俺は「利益」という言葉が嫌いだ。なぜ嫌いなのか、はっきりとした理由はない。若い頃は「利益」という言葉を聴くと虫唾が走ったくらいで、「がんばる」と「一生懸命」と同じくらい苦手な言葉だ。歳を重ねてきてこの言葉に対しての嫌悪感は大分収まったが、それでもやはり好きな言葉ではない。
この言葉より、その場面場面に応じて「儲け」とか「得」とかという言葉を使うほうがより具体的なイメージが湧く。なのに、なぜか利益を使いたがる奴がいる。特に嫌いな使い方は、自分のためになることなどを「自分の利益(りえき)」というやつで、この使い方を見るたびに「ふーん」と思ってしまう。
この「利益」という言葉をよく使う人をよく観察して欲しい。その人は多分「利益」という言葉の裏に、「自分たちさえ良ければそれでよし」という意思が見え隠れしていないだろうか。相手を蹴落とし自分たちだけ生き残ればそれでよしとする、そんな人がよく使う言葉がこの「利益」ではなかろうか。表面上はいいことを言っている雰囲気を醸し出しながら、実は自分の事ばかりだしなぜか上から目線。ほら、かつまとかさ。言葉としては「売春」→「援助交際」とか「不貞」→「不倫」という言い回しと同類だろう。

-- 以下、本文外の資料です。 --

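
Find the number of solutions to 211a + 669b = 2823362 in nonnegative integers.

20

gcd(669, 211) = 1.
By Bézout, 211*(130) + 669*(-41) = 1.
One solution: (245, 4143).
General: a = 245 + 669t, b = 4143 - 211t.
a ≥ 0 ⇒ t ≥ 0; b ≥ 0 ⇒ t ≤ 19. So t ∈ [0, 19]: 20 solutions.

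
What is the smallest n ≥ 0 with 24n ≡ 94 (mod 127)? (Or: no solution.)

78

gcd(127, 24) = 1.
1 divides 94, so solutions exist.
By Bézout, 24*(-37) + 127*(7) = 1.
So 24*(-37) ≡ 1 (mod 127); multiply by 94: n ≡ -3478 (mod 127).
Smallest nonnegative: n = -3478 mod 127 = 78.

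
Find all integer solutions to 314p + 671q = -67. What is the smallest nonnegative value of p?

gcd(671, 314) = 1  (671 = 2·314 + 43, 314 = 7·43 + 13, 43 = 3·13 + 4, 13 = 3·4 + 1, 4 = 4·1).
1 divides -67, so solutions exist.
Back-substituting, 314·(156) + 671·(-73) = 1.
Scale by -67/1 = -67: (p₀, q₀) = (-10452, 4891).
General solution: p = -10452 + 671t, q = 4891 - 314t for integer t.
p ≥ 0: smallest is -10452 mod 671 = 284 (at t = 16), with q = -133.

284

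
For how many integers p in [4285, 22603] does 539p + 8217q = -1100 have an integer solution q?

25

gcd(8217, 539) = 11  (8217 = 15*539 + 132, 539 = 4*132 + 11, 132 = 12*11).
Back-substituting, 539*(61) + 8217*(-4) = 11.
Scale by -100: particular solution (-6100, 400); reduce p mod 747: (623, -41).
General solution: p = 623 + 747t, q = -41 - 49t for integer t.
4285 ≤ 623 + 747t ≤ 22603 gives t ∈ [5, 29], which is 25 values.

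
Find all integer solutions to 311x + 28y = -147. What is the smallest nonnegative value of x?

7

gcd(311, 28):
  311 = 11*28 + 3
  28 = 9*3 + 1
  3 = 3*1
so gcd(311, 28) = 1.
1 divides -147, so solutions exist.
Back-substitute for Bézout coefficients:
  1 = 28 - 9*3
  ... = 311*(-9) + 28*(100)
Scale by -147/1 = -147: (x₀, y₀) = (1323, -14700).
General solution: x = 1323 + 28t, y = -14700 - 311t for integer t.
x ≥ 0: smallest is 1323 mod 28 = 7 (at t = -47), with y = -83.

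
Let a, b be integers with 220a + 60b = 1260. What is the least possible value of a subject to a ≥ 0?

gcd(220, 60) = 20  (220 = 3·60 + 40, 60 = 1·40 + 20, 40 = 2·20).
20 divides 1260, so solutions exist.
Back-substituting, 220·(-1) + 60·(4) = 20.
Scale by 1260/20 = 63: (a₀, b₀) = (-63, 252).
General solution: a = -63 + 3t, b = 252 - 11t for integer t.
a ≥ 0: smallest is -63 mod 3 = 0 (at t = 21), with b = 21.

0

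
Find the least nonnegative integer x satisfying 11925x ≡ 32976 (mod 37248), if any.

7696

gcd(37248, 11925):
  37248 = 3×11925 + 1473
  11925 = 8×1473 + 141
  1473 = 10×141 + 63
  141 = 2×63 + 15
  63 = 4×15 + 3
  15 = 5×3
so gcd(37248, 11925) = 3.
3 divides 32976, so solutions exist.
Back-substitute for Bézout coefficients:
  3 = 63 - 4×15
  ... = 11925×(-2377) + 37248×(761)
So 11925×(-2377) ≡ 3 (mod 37248); multiply by 10992: x ≡ -26127984 (mod 12416).
Smallest nonnegative: x = -26127984 mod 12416 = 7696.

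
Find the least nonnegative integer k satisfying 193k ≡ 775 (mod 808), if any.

gcd(808, 193) = 1.
1 divides 775, so solutions exist.
By Bézout, 193×(-247) + 808×(59) = 1.
So 193×(-247) ≡ 1 (mod 808); multiply by 775: k ≡ -191425 (mod 808).
Smallest nonnegative: k = -191425 mod 808 = 71.

71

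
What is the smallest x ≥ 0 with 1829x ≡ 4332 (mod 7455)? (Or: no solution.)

948

gcd(7455, 1829) = 1  (7455 = 4×1829 + 139, 1829 = 13×139 + 22, 139 = 6×22 + 7, 22 = 3×7 + 1, 7 = 7×1).
1 divides 4332, so solutions exist.
Back-substituting, 1829×(1019) + 7455×(-250) = 1.
So 1829×(1019) ≡ 1 (mod 7455); multiply by 4332: x ≡ 4414308 (mod 7455).
Smallest nonnegative: x = 4414308 mod 7455 = 948.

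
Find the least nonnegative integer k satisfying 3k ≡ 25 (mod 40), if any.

gcd(40, 3) = 1.
1 divides 25, so solutions exist.
By Bézout, 3*(-13) + 40*(1) = 1.
So 3*(-13) ≡ 1 (mod 40); multiply by 25: k ≡ -325 (mod 40).
Smallest nonnegative: k = -325 mod 40 = 35.

35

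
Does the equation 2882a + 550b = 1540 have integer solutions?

gcd(2882, 550) = 22.
22 divides 1540, so integer solutions exist.

yes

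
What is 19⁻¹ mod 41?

13

gcd(41, 19):
  41 = 2×19 + 3
  19 = 6×3 + 1
  3 = 3×1
so gcd(41, 19) = 1.
Back-substitute for Bézout coefficients:
  1 = 19 - 6×3
  ... = 19×(13) + 41×(-6)
So 19×13 ≡ 1 (mod 41), and 13 mod 41 = 13.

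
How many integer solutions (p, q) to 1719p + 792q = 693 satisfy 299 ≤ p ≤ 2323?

23

gcd(1719, 792):
  1719 = 2·792 + 135
  792 = 5·135 + 117
  135 = 1·117 + 18
  117 = 6·18 + 9
  18 = 2·9
so gcd(1719, 792) = 9.
Back-substitute for Bézout coefficients:
  9 = 117 - 6·18
  ... = 1719·(-41) + 792·(89)
Scale by 77: particular solution (-3157, 6853); reduce p mod 88: (11, -23).
General solution: p = 11 + 88t, q = -23 - 191t for integer t.
299 ≤ 11 + 88t ≤ 2323 gives t ∈ [4, 26], which is 23 values.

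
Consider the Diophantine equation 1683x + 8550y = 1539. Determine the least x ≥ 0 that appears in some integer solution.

133

gcd(8550, 1683):
  8550 = 5·1683 + 135
  1683 = 12·135 + 63
  135 = 2·63 + 9
  63 = 7·9
so gcd(8550, 1683) = 9.
9 divides 1539, so solutions exist.
Back-substitute for Bézout coefficients:
  9 = 135 - 2·63
  ... = 1683·(-127) + 8550·(25)
Scale by 1539/9 = 171: (x₀, y₀) = (-21717, 4275).
General solution: x = -21717 + 950t, y = 4275 - 187t for integer t.
x ≥ 0: smallest is -21717 mod 950 = 133 (at t = 23), with y = -26.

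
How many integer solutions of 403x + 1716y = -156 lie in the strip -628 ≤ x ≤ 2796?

gcd(1716, 403):
  1716 = 4·403 + 104
  403 = 3·104 + 91
  104 = 1·91 + 13
  91 = 7·13
so gcd(1716, 403) = 13.
Back-substitute for Bézout coefficients:
  13 = 104 - 1·91
  ... = 403·(-17) + 1716·(4)
Scale by -12: particular solution (204, -48); reduce x mod 132: (72, -17).
General solution: x = 72 + 132t, y = -17 - 31t for integer t.
-628 ≤ 72 + 132t ≤ 2796 gives t ∈ [-5, 20], which is 26 values.

26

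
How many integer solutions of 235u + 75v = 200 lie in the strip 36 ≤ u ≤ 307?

gcd(235, 75):
  235 = 3*75 + 10
  75 = 7*10 + 5
  10 = 2*5
so gcd(235, 75) = 5.
Back-substitute for Bézout coefficients:
  5 = 75 - 7*10
  ... = 235*(-7) + 75*(22)
Scale by 40: particular solution (-280, 880); reduce u mod 15: (5, -13).
General solution: u = 5 + 15t, v = -13 - 47t for integer t.
36 ≤ 5 + 15t ≤ 307 gives t ∈ [3, 20], which is 18 values.

18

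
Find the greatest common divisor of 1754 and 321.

gcd(1754, 321) = 1  (1754 = 5×321 + 149, 321 = 2×149 + 23, 149 = 6×23 + 11, 23 = 2×11 + 1, 11 = 11×1).

1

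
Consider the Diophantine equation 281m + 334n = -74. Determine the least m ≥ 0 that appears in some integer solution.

gcd(334, 281):
  334 = 1·281 + 53
  281 = 5·53 + 16
  53 = 3·16 + 5
  16 = 3·5 + 1
  5 = 5·1
so gcd(334, 281) = 1.
1 divides -74, so solutions exist.
Back-substitute for Bézout coefficients:
  1 = 16 - 3·5
  ... = 281·(63) + 334·(-53)
Scale by -74/1 = -74: (m₀, n₀) = (-4662, 3922).
General solution: m = -4662 + 334t, n = 3922 - 281t for integer t.
m ≥ 0: smallest is -4662 mod 334 = 14 (at t = 14), with n = -12.

14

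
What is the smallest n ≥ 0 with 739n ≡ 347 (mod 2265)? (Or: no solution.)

1913

gcd(2265, 739) = 1  (2265 = 3*739 + 48, 739 = 15*48 + 19, 48 = 2*19 + 10, 19 = 1*10 + 9, 10 = 1*9 + 1, 9 = 9*1).
1 divides 347, so solutions exist.
Back-substituting, 739*(-236) + 2265*(77) = 1.
So 739*(-236) ≡ 1 (mod 2265); multiply by 347: n ≡ -81892 (mod 2265).
Smallest nonnegative: n = -81892 mod 2265 = 1913.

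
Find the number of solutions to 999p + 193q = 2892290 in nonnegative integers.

gcd(999, 193):
  999 = 5*193 + 34
  193 = 5*34 + 23
  34 = 1*23 + 11
  23 = 2*11 + 1
  11 = 11*1
so gcd(999, 193) = 1.
Back-substitute for Bézout coefficients:
  1 = 23 - 2*11
  ... = 999*(-17) + 193*(88)
Scale by 2892290: one solution is (-49168930, 254521520). Reduce p mod 193: (136, 14282).
General: p = 136 + 193t, q = 14282 - 999t.
p ≥ 0 ⇒ t ≥ 0; q ≥ 0 ⇒ t ≤ 14. So t ∈ [0, 14]: 15 solutions.

15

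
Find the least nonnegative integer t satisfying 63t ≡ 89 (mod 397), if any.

348

gcd(397, 63):
  397 = 6·63 + 19
  63 = 3·19 + 6
  19 = 3·6 + 1
  6 = 6·1
so gcd(397, 63) = 1.
1 divides 89, so solutions exist.
Back-substitute for Bézout coefficients:
  1 = 19 - 3·6
  ... = 63·(-63) + 397·(10)
So 63·(-63) ≡ 1 (mod 397); multiply by 89: t ≡ -5607 (mod 397).
Smallest nonnegative: t = -5607 mod 397 = 348.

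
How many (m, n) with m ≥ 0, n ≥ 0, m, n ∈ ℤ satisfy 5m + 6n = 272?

9

gcd(6, 5):
  6 = 1·5 + 1
  5 = 5·1
so gcd(6, 5) = 1.
Back-substitute for Bézout coefficients:
  1 = 6 - 1·5
  ... = 5·(-1) + 6·(1)
Scale by 272: one solution is (-272, 272). Reduce m mod 6: (4, 42).
General: m = 4 + 6t, n = 42 - 5t.
m ≥ 0 ⇒ t ≥ 0; n ≥ 0 ⇒ t ≤ 8. So t ∈ [0, 8]: 9 solutions.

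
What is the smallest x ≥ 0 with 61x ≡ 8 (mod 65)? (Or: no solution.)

gcd(65, 61) = 1.
1 divides 8, so solutions exist.
By Bézout, 61*(16) + 65*(-15) = 1.
So 61*(16) ≡ 1 (mod 65); multiply by 8: x ≡ 128 (mod 65).
Smallest nonnegative: x = 128 mod 65 = 63.

63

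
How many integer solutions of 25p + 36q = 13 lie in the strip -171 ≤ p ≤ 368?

15

gcd(36, 25) = 1  (36 = 1*25 + 11, 25 = 2*11 + 3, 11 = 3*3 + 2, 3 = 1*2 + 1, 2 = 2*1).
Back-substituting, 25*(13) + 36*(-9) = 1.
Scale by 13: particular solution (169, -117); reduce p mod 36: (25, -17).
General solution: p = 25 + 36t, q = -17 - 25t for integer t.
-171 ≤ 25 + 36t ≤ 368 gives t ∈ [-5, 9], which is 15 values.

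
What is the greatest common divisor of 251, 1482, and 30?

gcd(1482, 251) = 1  (1482 = 5×251 + 227, 251 = 1×227 + 24, 227 = 9×24 + 11, 24 = 2×11 + 2, 11 = 5×2 + 1, 2 = 2×1).
gcd(1, 30) = 1.

1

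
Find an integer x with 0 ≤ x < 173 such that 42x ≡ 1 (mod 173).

103

gcd(173, 42) = 1  (173 = 4·42 + 5, 42 = 8·5 + 2, 5 = 2·2 + 1, 2 = 2·1).
Back-substituting, 42·(-70) + 173·(17) = 1.
So 42·-70 ≡ 1 (mod 173), and -70 mod 173 = 103.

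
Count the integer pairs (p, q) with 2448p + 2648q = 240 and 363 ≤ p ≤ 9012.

gcd(2648, 2448) = 8.
By Bézout, 2448×(-53) + 2648×(49) = 8.
Particular solution: (65, -60).
General solution: p = 65 + 331t, q = -60 - 306t for integer t.
363 ≤ 65 + 331t ≤ 9012 gives t ∈ [1, 27], which is 27 values.

27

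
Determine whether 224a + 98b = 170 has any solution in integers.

no

gcd(224, 98) = 14  (224 = 2×98 + 28, 98 = 3×28 + 14, 28 = 2×14).
14 does not divide 170 (remainder 2), so no integer solutions.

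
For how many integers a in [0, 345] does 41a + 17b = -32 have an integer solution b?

gcd(41, 17):
  41 = 2×17 + 7
  17 = 2×7 + 3
  7 = 2×3 + 1
  3 = 3×1
so gcd(41, 17) = 1.
Back-substitute for Bézout coefficients:
  1 = 7 - 2×3
  ... = 41×(5) + 17×(-12)
Scale by -32: particular solution (-160, 384); reduce a mod 17: (10, -26).
General solution: a = 10 + 17t, b = -26 - 41t for integer t.
0 ≤ 10 + 17t ≤ 345 gives t ∈ [0, 19], which is 20 values.

20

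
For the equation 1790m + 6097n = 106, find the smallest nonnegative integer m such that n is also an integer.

3958

gcd(6097, 1790):
  6097 = 3·1790 + 727
  1790 = 2·727 + 336
  727 = 2·336 + 55
  336 = 6·55 + 6
  55 = 9·6 + 1
  6 = 6·1
so gcd(6097, 1790) = 1.
1 divides 106, so solutions exist.
Back-substitute for Bézout coefficients:
  1 = 55 - 9·6
  ... = 1790·(-998) + 6097·(293)
Scale by 106/1 = 106: (m₀, n₀) = (-105788, 31058).
General solution: m = -105788 + 6097t, n = 31058 - 1790t for integer t.
m ≥ 0: smallest is -105788 mod 6097 = 3958 (at t = 18), with n = -1162.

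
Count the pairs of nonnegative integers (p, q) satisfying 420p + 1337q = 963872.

gcd(1337, 420):
  1337 = 3×420 + 77
  420 = 5×77 + 35
  77 = 2×35 + 7
  35 = 5×7
so gcd(1337, 420) = 7.
Back-substitute for Bézout coefficients:
  7 = 77 - 2×35
  ... = 420×(-35) + 1337×(11)
Scale by 137696: one solution is (-4819360, 1514656). Reduce p mod 191: (143, 676).
General: p = 143 + 191t, q = 676 - 60t.
p ≥ 0 ⇒ t ≥ 0; q ≥ 0 ⇒ t ≤ 11. So t ∈ [0, 11]: 12 solutions.

12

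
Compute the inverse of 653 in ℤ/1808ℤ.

1365

gcd(1808, 653) = 1.
By Bézout, 653×(-443) + 1808×(160) = 1.
So 653×-443 ≡ 1 (mod 1808), and -443 mod 1808 = 1365.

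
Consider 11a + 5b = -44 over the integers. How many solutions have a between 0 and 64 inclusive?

gcd(11, 5) = 1  (11 = 2×5 + 1, 5 = 5×1).
Back-substituting, 11×(1) + 5×(-2) = 1.
Scale by -44: particular solution (-44, 88); reduce a mod 5: (1, -11).
General solution: a = 1 + 5t, b = -11 - 11t for integer t.
0 ≤ 1 + 5t ≤ 64 gives t ∈ [0, 12], which is 13 values.

13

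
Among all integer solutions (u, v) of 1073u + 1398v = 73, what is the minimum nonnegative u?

1187

gcd(1398, 1073) = 1.
1 divides 73, so solutions exist.
By Bézout, 1073*(-271) + 1398*(208) = 1.
Scale by 73/1 = 73: (u₀, v₀) = (-19783, 15184).
General solution: u = -19783 + 1398t, v = 15184 - 1073t for integer t.
u ≥ 0: smallest is -19783 mod 1398 = 1187 (at t = 15), with v = -911.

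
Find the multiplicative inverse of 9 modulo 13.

gcd(13, 9) = 1  (13 = 1×9 + 4, 9 = 2×4 + 1, 4 = 4×1).
Back-substituting, 9×(3) + 13×(-2) = 1.
So 9×3 ≡ 1 (mod 13), and 3 mod 13 = 3.

3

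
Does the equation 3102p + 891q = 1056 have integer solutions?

yes

gcd(3102, 891) = 33  (3102 = 3×891 + 429, 891 = 2×429 + 33, 429 = 13×33).
33 divides 1056, so integer solutions exist.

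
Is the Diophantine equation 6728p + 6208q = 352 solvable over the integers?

yes

gcd(6728, 6208) = 8.
8 divides 352, so integer solutions exist.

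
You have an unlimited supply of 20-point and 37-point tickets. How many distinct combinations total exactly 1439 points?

2

Need nonnegative integers with 20j + 37k = 1439.
gcd(20, 37) = 1, and 20·(13) + 37·(-7) = 1.
So (j₀, k₀) = (18707, -10073); general j = 18707 + 37t, k = -10073 - 20t.
j ≥ 0 ⇒ t ≥ -505; k ≥ 0 ⇒ t ≤ -504. That's 2 values of t.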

そういうWinWinだとか勝ち負けだとか、そんなことばかり考えて生きていくのってどんなものなんだろう。つか、自分のためになることは「徳を積む」って言うんじゃないのかね?なんで「利益」なんだよ。勝つか負けるかという感覚でしか見れない人だから「利益」を使いたがるのだろうなと思う。